A ironia corrosiva pode ser pedagógica. Mostra-o Manuel Monteiro, revisor e autor do livro Por Amor à Língua (ed. Objectiva), quando, a pedido da VISÃO, aborda a praga de redundâncias que assola a fala e a escrita entre nós. O português, diz, “já não se propõe; ele autopropõe-se”. Tende ainda a não se vitimizar: “Agora dá-lhe para se autovitimizar.” Manuel Monteiro avança outros bons exemplos da praga – como o confronto entre “automutilou-se” e “mutilou-se”, palavra esta que “não perde átomo de significado”. Também é vulgar ler-se e ouvir-se por aí que “muitos estão a fazer ‘a sua autobiografia’”…
Com uma pandemia em curso, difícil é escolher as expressões infetadas pelo vírus redundante. A deputada Edite Estrela, autora de livros e de programas de TV sobre bem falar e escrever português, opta, por exemplo, pelo dito “há dias (meses, anos, séculos) atrás”. Este vício de linguagem, diz, “não só leva atrás o excessivo advérbio”, mas também “muito boa gente, desde estrelas mediáticas a autoridades em diferentes áreas e saberes”. Atualmente presidente da comissão parlamentar de Cultura, Comunicação, Juventude e Desporto, a especialista relata ainda uma cena que presenciou numa loja de roupa. Uma cliente “hesitava entre duas blusas, muito diferentes, mas igualmente bonitas”. Atenta à situação, “a vendedora sugeriu-lhe que levasse ‘ambas as duas’”. Perante o erro grosseiro e recorrente (o “termo ‘ambos’, de origem latina, significa ‘dois ao mesmo tempo’”), a cliente “respondeu com elegância: ‘Boa ideia, fico com ambas’”, conta Edite Estrela. A vendedora, porém, não percebeu a “subtileza” – elogiou a decisão e repetiu a redundância…

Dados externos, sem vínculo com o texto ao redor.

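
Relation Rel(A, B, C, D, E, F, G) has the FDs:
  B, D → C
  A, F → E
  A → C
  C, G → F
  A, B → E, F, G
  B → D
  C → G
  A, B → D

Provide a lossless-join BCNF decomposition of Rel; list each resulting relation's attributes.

{A, B}; {A, E}; {B, C, D}; {C, F, G}

Candidate key of the original relation: {A, B}.
{A, B, C, D, E, F, G}: {B, D} determines {B, C, D, F, G} here but is not a superkey — split on B, D → C, F, G, giving {B, C, D, F, G} and {A, B, D, E}.
{B, C, D, F, G}: {C, G} determines {C, F, G} here but is not a superkey — split on C, G → F, giving {C, F, G} and {B, C, D, G}.
{C, F, G} is in BCNF.
{B, C, D, G}: {C} determines {C, G} here but is not a superkey — split on C → G, giving {C, G} and {B, C, D}.
{C, G} is in BCNF.
{B, C, D} is in BCNF.
{A, B, D, E}: {A} determines {A, E} here but is not a superkey — split on A → E, giving {A, E} and {A, B, D}.
{A, E} is in BCNF.
{A, B, D}: {B} determines {B, D} here but is not a superkey — split on B → D, giving {B, D} and {A, B}.
{B, D} is in BCNF.
{A, B} is in BCNF.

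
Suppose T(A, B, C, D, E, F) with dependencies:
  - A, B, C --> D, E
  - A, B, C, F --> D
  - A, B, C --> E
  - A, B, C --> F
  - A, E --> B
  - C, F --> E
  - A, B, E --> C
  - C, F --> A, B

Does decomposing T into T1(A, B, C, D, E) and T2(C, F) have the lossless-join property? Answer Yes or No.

T1 ∩ T2 = {C}; its closure under F is {C}.
The closure covers neither T1 nor T2 entirely; the join is not lossless.

No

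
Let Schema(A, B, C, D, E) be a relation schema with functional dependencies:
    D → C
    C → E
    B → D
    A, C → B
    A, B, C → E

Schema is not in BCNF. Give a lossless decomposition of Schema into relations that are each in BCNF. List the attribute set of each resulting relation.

{A, B}; {B, D}; {C, D}; {C, E}

Candidate keys of the original relation: {A, B}, {A, C}, {A, D}.
Within {A, B, C, D, E}: {D}⁺ ∩ {A, B, C, D, E} = {C, D, E}, not the whole set, so D → C, E violates BCNF; decompose into {C, D, E} and {A, B, D}.
Within {C, D, E}: {C}⁺ ∩ {C, D, E} = {C, E}, not the whole set, so C → E violates BCNF; decompose into {C, E} and {C, D}.
{C, E} has no BCNF violation.
{C, D} has no BCNF violation.
Within {A, B, D}: {B}⁺ ∩ {A, B, D} = {B, D}, not the whole set, so B → D violates BCNF; decompose into {B, D} and {A, B}.
{B, D} has no BCNF violation.
{A, B} has no BCNF violation.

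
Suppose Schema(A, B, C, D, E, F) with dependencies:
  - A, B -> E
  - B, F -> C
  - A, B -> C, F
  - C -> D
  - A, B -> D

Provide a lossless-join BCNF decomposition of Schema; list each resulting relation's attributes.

Candidate key of the original relation: {A, B}.
In {A, B, C, D, E, F}, {B, F} is not a superkey ({B, F}⁺ restricted to this set is {B, C, D, F}), so split on B, F -> C, D into {B, C, D, F} and {A, B, E, F}.
In {B, C, D, F}, {C} is not a superkey ({C}⁺ restricted to this set is {C, D}), so split on C -> D into {C, D} and {B, C, F}.
{C, D} has no BCNF violation.
{B, C, F} has no BCNF violation.
{A, B, E, F} has no BCNF violation.

{A, B, E, F}; {B, C, F}; {C, D}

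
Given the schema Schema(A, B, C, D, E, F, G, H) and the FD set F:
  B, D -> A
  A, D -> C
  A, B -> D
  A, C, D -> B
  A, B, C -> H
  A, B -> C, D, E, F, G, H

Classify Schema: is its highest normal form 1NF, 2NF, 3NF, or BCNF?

Candidate keys: {A, B}, {A, D}, {B, D}. Prime attributes: {A, B, D}.
Each dependency's left side is a superkey — BCNF holds.

BCNF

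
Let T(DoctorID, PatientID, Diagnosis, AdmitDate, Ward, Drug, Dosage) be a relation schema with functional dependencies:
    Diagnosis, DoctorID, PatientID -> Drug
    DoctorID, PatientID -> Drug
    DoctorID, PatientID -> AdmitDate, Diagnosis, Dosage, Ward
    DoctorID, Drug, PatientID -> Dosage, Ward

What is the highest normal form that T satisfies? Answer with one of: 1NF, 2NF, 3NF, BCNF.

Candidate key: {DoctorID, PatientID}. Prime attributes: {DoctorID, PatientID}.
Each dependency's left side is a superkey — BCNF holds.

BCNF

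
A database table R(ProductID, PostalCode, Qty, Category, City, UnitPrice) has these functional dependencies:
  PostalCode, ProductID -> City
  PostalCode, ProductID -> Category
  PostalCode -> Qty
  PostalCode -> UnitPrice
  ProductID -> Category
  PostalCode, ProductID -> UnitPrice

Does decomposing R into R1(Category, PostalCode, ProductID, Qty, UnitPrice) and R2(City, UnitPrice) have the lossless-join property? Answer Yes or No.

No

Common attributes: {UnitPrice}; their closure is {UnitPrice}.
Neither R1 nor R2 is contained in that closure, so the decomposition is lossy.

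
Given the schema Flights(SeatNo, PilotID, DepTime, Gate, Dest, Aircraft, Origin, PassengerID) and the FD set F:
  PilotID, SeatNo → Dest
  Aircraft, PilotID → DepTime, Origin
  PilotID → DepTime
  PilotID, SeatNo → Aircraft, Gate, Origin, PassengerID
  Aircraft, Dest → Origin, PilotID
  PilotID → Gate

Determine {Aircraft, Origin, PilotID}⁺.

{Aircraft, DepTime, Gate, Origin, PilotID}

Start with {Aircraft, Origin, PilotID}.
Aircraft, PilotID → DepTime, Origin applies; add {DepTime} → now {Aircraft, DepTime, Origin, PilotID}.
PilotID → Gate applies; add {Gate} → now {Aircraft, DepTime, Gate, Origin, PilotID}.
No further FD applies.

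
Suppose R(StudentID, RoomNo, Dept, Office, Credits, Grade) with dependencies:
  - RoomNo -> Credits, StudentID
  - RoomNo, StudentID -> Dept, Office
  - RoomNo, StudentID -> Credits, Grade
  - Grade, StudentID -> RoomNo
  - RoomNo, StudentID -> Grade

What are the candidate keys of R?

Closure of {RoomNo} is {Credits, Dept, Grade, Office, RoomNo, StudentID}, the whole schema; {RoomNo} is a candidate key.
Closure of {Grade, StudentID} is {Credits, Dept, Grade, Office, RoomNo, StudentID}, the whole schema; {Grade, StudentID} is a candidate key.
Any other superkey properly contains one of these, so there are no further candidate keys.

{Grade, StudentID}, {RoomNo}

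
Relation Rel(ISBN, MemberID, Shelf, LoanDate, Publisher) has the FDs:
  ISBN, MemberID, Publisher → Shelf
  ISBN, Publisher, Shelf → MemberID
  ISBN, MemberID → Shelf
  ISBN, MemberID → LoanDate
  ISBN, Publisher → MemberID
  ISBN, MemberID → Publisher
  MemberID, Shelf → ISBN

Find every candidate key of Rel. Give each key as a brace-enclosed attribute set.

{ISBN, MemberID}, {ISBN, Publisher}, {MemberID, Shelf}

{ISBN, MemberID} is a candidate key since {ISBN, MemberID}⁺ = {ISBN, LoanDate, MemberID, Publisher, Shelf} covers every attribute.
{ISBN, Publisher} is a candidate key since {ISBN, Publisher}⁺ = {ISBN, LoanDate, MemberID, Publisher, Shelf} covers every attribute.
{MemberID, Shelf} is a candidate key since {MemberID, Shelf}⁺ = {ISBN, LoanDate, MemberID, Publisher, Shelf} covers every attribute.
Any other superkey properly contains one of these, so there are no further candidate keys.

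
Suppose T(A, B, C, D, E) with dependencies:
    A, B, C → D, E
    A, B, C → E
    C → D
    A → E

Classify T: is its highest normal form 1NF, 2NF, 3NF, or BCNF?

Candidate key: {A, B, C}. Prime attributes: {A, B, C}.
C → D breaks BCNF: {C}⁺ = {C, D}, so {C} is not a superkey.
Because {D} is non-prime and the left side of C → D is not a superkey, the relation is not in 3NF.
Since {A} ⊂ {A, B, C} and {A}⁺ ⊇ {E} with {E} non-prime, there is a partial dependency; 2NF fails.

1NF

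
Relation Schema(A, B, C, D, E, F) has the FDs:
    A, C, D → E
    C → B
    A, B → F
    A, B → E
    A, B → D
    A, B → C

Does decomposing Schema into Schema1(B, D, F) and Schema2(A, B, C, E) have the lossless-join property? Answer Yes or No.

No

The shared attributes are {B} and {B}⁺ = {B}.
Schema1 ⊄ {B} and Schema2 ⊄ {B}, so the split is lossy.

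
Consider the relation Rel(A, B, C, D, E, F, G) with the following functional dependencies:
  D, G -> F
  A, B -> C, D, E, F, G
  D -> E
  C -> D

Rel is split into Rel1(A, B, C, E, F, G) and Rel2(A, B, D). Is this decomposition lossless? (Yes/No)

Rel1 ∩ Rel2 = {A, B}; its closure under F is {A, B, C, D, E, F, G}.
Rel1 is contained in that closure, so Rel1 ∩ Rel2 -> Rel1 holds and the join is lossless.

Yes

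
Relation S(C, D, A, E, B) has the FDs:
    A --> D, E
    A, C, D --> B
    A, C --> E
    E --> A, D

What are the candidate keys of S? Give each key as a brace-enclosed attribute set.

{A, C}, {C, E}

Attributes never on any right-hand side: {C} — every candidate key must contain it.
{A, C}⁺ = {A, B, C, D, E} — all of the relation — so {A, C} is a candidate key.
{C, E}⁺ = {A, B, C, D, E} — all of the relation — so {C, E} is a candidate key.
These are minimal and exhaustive — every other superkey contains one of them.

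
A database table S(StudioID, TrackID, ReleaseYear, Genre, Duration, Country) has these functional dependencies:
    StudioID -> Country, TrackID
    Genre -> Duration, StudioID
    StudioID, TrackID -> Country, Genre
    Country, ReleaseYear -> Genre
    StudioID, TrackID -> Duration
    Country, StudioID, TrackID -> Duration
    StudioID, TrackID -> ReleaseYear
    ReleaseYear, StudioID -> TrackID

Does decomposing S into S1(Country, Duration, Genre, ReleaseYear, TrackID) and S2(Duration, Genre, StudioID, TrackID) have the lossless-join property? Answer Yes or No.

Yes

Common attributes: {Duration, Genre, TrackID}; their closure is {Country, Duration, Genre, ReleaseYear, StudioID, TrackID}.
Since S1 ⊆ {Country, Duration, Genre, ReleaseYear, StudioID, TrackID}, the intersection is a superkey of S1; the decomposition is lossless.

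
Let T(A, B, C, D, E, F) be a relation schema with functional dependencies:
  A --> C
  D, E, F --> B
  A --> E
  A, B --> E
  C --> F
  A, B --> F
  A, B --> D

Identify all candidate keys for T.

{A} never appears on the right of any FD, so every key must include it.
{A, B} is a candidate key since {A, B}⁺ = {A, B, C, D, E, F} covers every attribute.
{A, D} is a candidate key since {A, D}⁺ = {A, B, C, D, E, F} covers every attribute.
Any other superkey properly contains one of these, so there are no further candidate keys.

{A, B}, {A, D}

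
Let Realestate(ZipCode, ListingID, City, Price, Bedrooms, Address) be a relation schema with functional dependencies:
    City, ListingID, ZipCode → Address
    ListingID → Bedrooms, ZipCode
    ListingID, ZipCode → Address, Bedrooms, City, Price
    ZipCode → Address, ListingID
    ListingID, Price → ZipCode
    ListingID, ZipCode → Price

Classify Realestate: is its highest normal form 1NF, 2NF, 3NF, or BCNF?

BCNF

Candidate keys: {ListingID}, {ZipCode}. Prime attributes: {ListingID, ZipCode}.
Each dependency's left side is a superkey — BCNF holds.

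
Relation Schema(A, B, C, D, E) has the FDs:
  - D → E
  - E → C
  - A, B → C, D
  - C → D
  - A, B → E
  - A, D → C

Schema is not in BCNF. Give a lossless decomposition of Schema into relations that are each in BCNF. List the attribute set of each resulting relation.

{A, B, D}; {C, D, E}

Candidate key of the original relation: {A, B}.
{A, B, C, D, E}: {D} determines {C, D, E} here but is not a superkey — split on D → C, E, giving {C, D, E} and {A, B, D}.
{C, D, E} has no BCNF violation.
{A, B, D} has no BCNF violation.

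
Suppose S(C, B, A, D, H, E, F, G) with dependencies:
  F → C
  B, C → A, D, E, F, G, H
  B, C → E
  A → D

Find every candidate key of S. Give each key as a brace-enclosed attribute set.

{B, C}, {B, F}

Attributes never on any right-hand side: {B} — every candidate key must contain it.
Closure of {B, C} is {A, B, C, D, E, F, G, H}, the whole schema; {B, C} is a candidate key.
Closure of {B, F} is {A, B, C, D, E, F, G, H}, the whole schema; {B, F} is a candidate key.
Any other superkey properly contains one of these, so there are no further candidate keys.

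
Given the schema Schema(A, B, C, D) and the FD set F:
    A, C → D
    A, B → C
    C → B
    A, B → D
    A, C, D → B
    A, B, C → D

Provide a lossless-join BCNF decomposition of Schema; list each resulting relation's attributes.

{A, C, D}; {B, C}

Candidate keys of the original relation: {A, B}, {A, C}.
{A, B, C, D}: {C} determines {B, C} here but is not a superkey — split on C → B, giving {B, C} and {A, C, D}.
{B, C} has no BCNF violation.
{A, C, D} has no BCNF violation.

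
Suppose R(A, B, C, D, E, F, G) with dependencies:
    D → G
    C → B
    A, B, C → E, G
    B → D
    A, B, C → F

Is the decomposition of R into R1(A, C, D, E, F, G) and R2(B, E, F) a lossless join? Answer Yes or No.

Common attributes: {E, F}; their closure is {E, F}.
Neither R1 nor R2 is contained in that closure, so the decomposition is lossy.

No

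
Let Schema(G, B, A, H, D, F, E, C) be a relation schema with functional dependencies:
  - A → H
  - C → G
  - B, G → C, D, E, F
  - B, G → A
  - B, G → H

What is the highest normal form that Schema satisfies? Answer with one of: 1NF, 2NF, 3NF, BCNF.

2NF

Candidate keys: {B, C}, {B, G}. Prime attributes: {B, C, G}.
A → H: {A}⁺ = {A, H}, which is not all of the attributes, so the left side is not a superkey — BCNF is violated.
Because {H} is non-prime and the left side of A → H is not a superkey, the relation is not in 3NF.
Checking every proper subset of each key, none determines a non-prime attribute — 2NF is satisfied.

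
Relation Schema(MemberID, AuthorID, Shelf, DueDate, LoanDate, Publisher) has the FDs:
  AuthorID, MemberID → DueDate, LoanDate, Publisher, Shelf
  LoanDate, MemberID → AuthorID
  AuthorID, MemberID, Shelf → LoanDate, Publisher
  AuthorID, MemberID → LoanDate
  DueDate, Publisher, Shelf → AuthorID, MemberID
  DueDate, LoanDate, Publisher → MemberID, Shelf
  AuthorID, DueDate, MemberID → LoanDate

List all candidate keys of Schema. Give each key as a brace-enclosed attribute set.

{AuthorID, MemberID}⁺ = {AuthorID, DueDate, LoanDate, MemberID, Publisher, Shelf} — all of the relation — so {AuthorID, MemberID} is a candidate key.
{LoanDate, MemberID}⁺ = {AuthorID, DueDate, LoanDate, MemberID, Publisher, Shelf} — all of the relation — so {LoanDate, MemberID} is a candidate key.
{DueDate, LoanDate, Publisher}⁺ = {AuthorID, DueDate, LoanDate, MemberID, Publisher, Shelf} — all of the relation — so {DueDate, LoanDate, Publisher} is a candidate key.
{DueDate, Publisher, Shelf}⁺ = {AuthorID, DueDate, LoanDate, MemberID, Publisher, Shelf} — all of the relation — so {DueDate, Publisher, Shelf} is a candidate key.
Any other superkey properly contains one of these, so there are no further candidate keys.

{AuthorID, MemberID}, {DueDate, LoanDate, Publisher}, {DueDate, Publisher, Shelf}, {LoanDate, MemberID}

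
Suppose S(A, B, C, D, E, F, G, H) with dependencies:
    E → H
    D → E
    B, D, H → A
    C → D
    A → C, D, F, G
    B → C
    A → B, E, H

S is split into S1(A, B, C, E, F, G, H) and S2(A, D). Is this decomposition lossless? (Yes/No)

Yes

The shared attributes are {A} and {A}⁺ = {A, B, C, D, E, F, G, H}.
Since S1 ⊆ {A, B, C, D, E, F, G, H}, the intersection is a superkey of S1; the decomposition is lossless.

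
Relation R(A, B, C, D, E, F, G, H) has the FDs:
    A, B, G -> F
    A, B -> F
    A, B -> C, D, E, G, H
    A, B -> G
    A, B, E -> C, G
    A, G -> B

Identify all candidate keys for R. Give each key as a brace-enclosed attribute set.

{A, B}, {A, G}

No FD produces {A}, so it must be in every candidate key.
Closure of {A, B} is {A, B, C, D, E, F, G, H}, the whole schema; {A, B} is a candidate key.
Closure of {A, G} is {A, B, C, D, E, F, G, H}, the whole schema; {A, G} is a candidate key.
These are minimal and exhaustive — every other superkey contains one of them.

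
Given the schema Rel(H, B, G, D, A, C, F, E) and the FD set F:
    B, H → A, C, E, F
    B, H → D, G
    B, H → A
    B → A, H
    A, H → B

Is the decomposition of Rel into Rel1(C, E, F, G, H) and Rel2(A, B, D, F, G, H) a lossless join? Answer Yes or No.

No

Common attributes: {F, G, H}; their closure is {F, G, H}.
The closure covers neither Rel1 nor Rel2 entirely; the join is not lossless.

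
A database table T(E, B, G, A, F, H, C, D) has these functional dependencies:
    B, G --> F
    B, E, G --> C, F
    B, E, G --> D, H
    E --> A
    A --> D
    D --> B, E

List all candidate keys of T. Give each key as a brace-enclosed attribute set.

{A, G}, {D, G}, {E, G}

Attributes never on any right-hand side: {G} — every candidate key must contain it.
{A, G}⁺ = {A, B, C, D, E, F, G, H}, which is every attribute, so {A, G} is a candidate key.
{D, G}⁺ = {A, B, C, D, E, F, G, H}, which is every attribute, so {D, G} is a candidate key.
{E, G}⁺ = {A, B, C, D, E, F, G, H}, which is every attribute, so {E, G} is a candidate key.
Any other superkey properly contains one of these, so there are no further candidate keys.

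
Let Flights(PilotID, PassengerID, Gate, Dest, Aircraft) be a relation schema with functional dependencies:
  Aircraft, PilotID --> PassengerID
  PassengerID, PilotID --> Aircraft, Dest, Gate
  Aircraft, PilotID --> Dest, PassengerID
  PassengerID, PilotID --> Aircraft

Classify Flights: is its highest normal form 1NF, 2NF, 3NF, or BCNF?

Candidate keys: {Aircraft, PilotID}, {PassengerID, PilotID}. Prime attributes: {Aircraft, PassengerID, PilotID}.
The left-hand side of every FD is a superkey, so BCNF is satisfied.

BCNF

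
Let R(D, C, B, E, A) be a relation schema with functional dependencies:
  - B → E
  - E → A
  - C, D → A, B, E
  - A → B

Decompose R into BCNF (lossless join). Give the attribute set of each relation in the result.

Candidate key of the original relation: {C, D}.
Within {A, B, C, D, E}: {B}⁺ ∩ {A, B, C, D, E} = {A, B, E}, not the whole set, so B → A, E violates BCNF; decompose into {A, B, E} and {B, C, D}.
{A, B, E}: every determinant is a superkey — BCNF.
{B, C, D}: every determinant is a superkey — BCNF.

{A, B, E}; {B, C, D}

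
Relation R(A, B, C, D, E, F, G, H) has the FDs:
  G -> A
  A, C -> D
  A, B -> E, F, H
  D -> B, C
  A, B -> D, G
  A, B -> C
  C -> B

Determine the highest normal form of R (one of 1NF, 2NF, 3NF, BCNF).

Candidate keys: {A, B}, {A, C}, {A, D}, {B, G}, {C, G}, {D, G}. Prime attributes: {A, B, C, D, G}.
G -> A breaks BCNF: {G}⁺ = {A, G}, so {G} is not a superkey.
But every attribute on its right side ({A}) is prime, and the same holds for every other non-superkey FD, so 3NF still holds.

3NF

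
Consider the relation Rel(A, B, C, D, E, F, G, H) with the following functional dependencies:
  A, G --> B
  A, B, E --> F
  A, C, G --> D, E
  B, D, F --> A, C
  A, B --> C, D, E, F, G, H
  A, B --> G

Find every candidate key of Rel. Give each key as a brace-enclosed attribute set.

{A, B}, {A, G}, {B, D, F}

{A, B} is a candidate key since {A, B}⁺ = {A, B, C, D, E, F, G, H} covers every attribute.
{A, G} is a candidate key since {A, G}⁺ = {A, B, C, D, E, F, G, H} covers every attribute.
{B, D, F} is a candidate key since {B, D, F}⁺ = {A, B, C, D, E, F, G, H} covers every attribute.
Any other superkey properly contains one of these, so there are no further candidate keys.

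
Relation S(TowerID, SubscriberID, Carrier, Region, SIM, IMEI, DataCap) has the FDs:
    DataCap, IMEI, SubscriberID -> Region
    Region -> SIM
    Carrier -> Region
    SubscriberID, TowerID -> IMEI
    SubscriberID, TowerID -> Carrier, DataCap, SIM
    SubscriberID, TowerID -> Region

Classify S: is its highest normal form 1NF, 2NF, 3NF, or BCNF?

2NF

Candidate key: {SubscriberID, TowerID}. Prime attributes: {SubscriberID, TowerID}.
For DataCap, IMEI, SubscriberID -> Region we have {DataCap, IMEI, SubscriberID}⁺ = {DataCap, IMEI, Region, SIM, SubscriberID}; {DataCap, IMEI, SubscriberID} is not a superkey, so BCNF fails.
Because {Region} is non-prime and the left side of DataCap, IMEI, SubscriberID -> Region is not a superkey, the relation is not in 3NF.
No non-prime attribute depends on a proper subset of any candidate key, so 2NF holds.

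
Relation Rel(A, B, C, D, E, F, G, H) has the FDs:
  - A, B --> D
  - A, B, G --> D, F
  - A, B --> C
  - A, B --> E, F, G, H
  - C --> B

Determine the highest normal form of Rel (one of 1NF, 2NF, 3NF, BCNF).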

“PARA ALÉM”? E O POBRE “AQUÉM”?
Já agora, Edite Estrela anota outra redundância frequente: a do “protagonista principal”, mais uma vítima da ignorância do sentido etimológico das palavras. “De origem grega (de protos, ‘primeiro’, e de agonistes, ‘ator, lutador’, o protagonista designava ‘o que combate na primeira fila’, ‘o que ocupa o primeiro lugar’, ‘a personagem principal’”, explica a deputada.
E Manuel Monteiro volta à liça com a verve afiada. A vítima é agora a redundância “para além”. Diz que “temos ‘além-fronteiras’, ‘além-mar’, ‘além-túmulo’.” Não há, pois, “necessidade de amparos”. Ou, em caso contrário, “falta criar simétrico amparo para ‘aquém’”…
A especialista Emília Amor ensina que o uso da língua “obedece a princípios essenciais” e que “um deles é o da economia dos meios postos ao serviço dos objetivos ou efeitos visados”. É a infração a esse princípio, por repetição inútil de palavras ou ideias, que origina a redundância. Coautora, com Aldina Vaza, do Dicionário da Língua Portuguesa – Léxico, Gramática e Prontuário, com chancela da Texto Editora, a linguista dá dois exemplos da pandemia. O primeiro é a expressão “elo de ligação”. Por definição, diz, “elo” é “um elemento de ligação”. Mas aqui parece haver pouco a fazer. “A expressão está tão enraizada no repertório do falante comum que, hoje, já há dicionários que a registam como combinatória fixa”, verifica Emília Amor.
O segundo exemplo é a frase “prefiro antes café”. Nesta estrutura frásica, o “verbo já comporta, na sua génese latina, o prefixo ‘pre-’, que exprime ‘anterioridade’, ‘opção antecipada’”. Logo, explica a linguista, “‘antes’ constitui uma evidente redundância”. Emília Amor ressalva, no entanto, que “nem sempre a redundância é indesejável”. Muitas vezes, diz, “precisamos dela como reforço da informação ou forma de desfazer ambiguidades, para conferir mais força ou expressividade ao discurso ou até para lhe imprimir um registo de humor ou de ironia”.
A propósito, Edite Estrela lembra o primeiro verso do mais conhecido poema de Mensagem, de Fernando Pessoa, Mar Português – “Ó mar salgado, quanto do teu sal”… E pergunta: “Quem não gosta de ‘viver a vida’, ainda que em viciosa redundância?”